İd'in yersiz beklentilerini boşa çıkarmak her daim erdemli bir harekettir. İnsani mertebedir. Makul isteklerin yerine getirilmemesine gelince, evet ruhi açıdan insanda bir yaşanmamışlık duygusunu yaşatıyor. Fakat bu bozukluk bunun ötesinde bir yerde gelişiyor diyebilir miyiz?
Belki de hocam, işin nörolojik boyutunu pek bilmiyorum, bir çok yere bağlanabilir. Ruhani bir boyuta yüklemektense mekanizmamız da belli ki bu şekilde evrimleşen işleyen bir yapı var diye ele almayı tercih ederim. Tabi rasyonel varlıklar olduğumuz için sanırım düşünce yolu ile aşabiliyoruz zaman zaman bunları, belkide aşmış gibi yapıyoruzdur.
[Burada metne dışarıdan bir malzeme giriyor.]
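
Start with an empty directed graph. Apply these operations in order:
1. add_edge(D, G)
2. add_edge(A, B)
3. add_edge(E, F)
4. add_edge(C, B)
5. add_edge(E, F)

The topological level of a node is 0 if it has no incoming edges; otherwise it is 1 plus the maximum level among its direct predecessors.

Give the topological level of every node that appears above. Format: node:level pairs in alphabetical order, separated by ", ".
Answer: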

Kendini sevmek gibi argümanlar üretenlerin bu işi edebiyat boyunda değerlendirmesine bakma bu bir bastırma savunma mekanizması kişioğlu bunu yaşayamayınca 'yalnızlık güzel kendini sev' gibi argümanlar ile zihine fake atıp yarın bir gün patlar bir yerde. Kendini bu düşünce ile kandırıp depresan alıyor işte. Rasyonel bir varlık olmamız birşeyleri değiştirmez doğanın mekanizmasın da var bunlar bu istekler bu arzular karşılanmak zorundadır. Seven sevilen kişi iyileşir bu hayvanlarda da böyledir.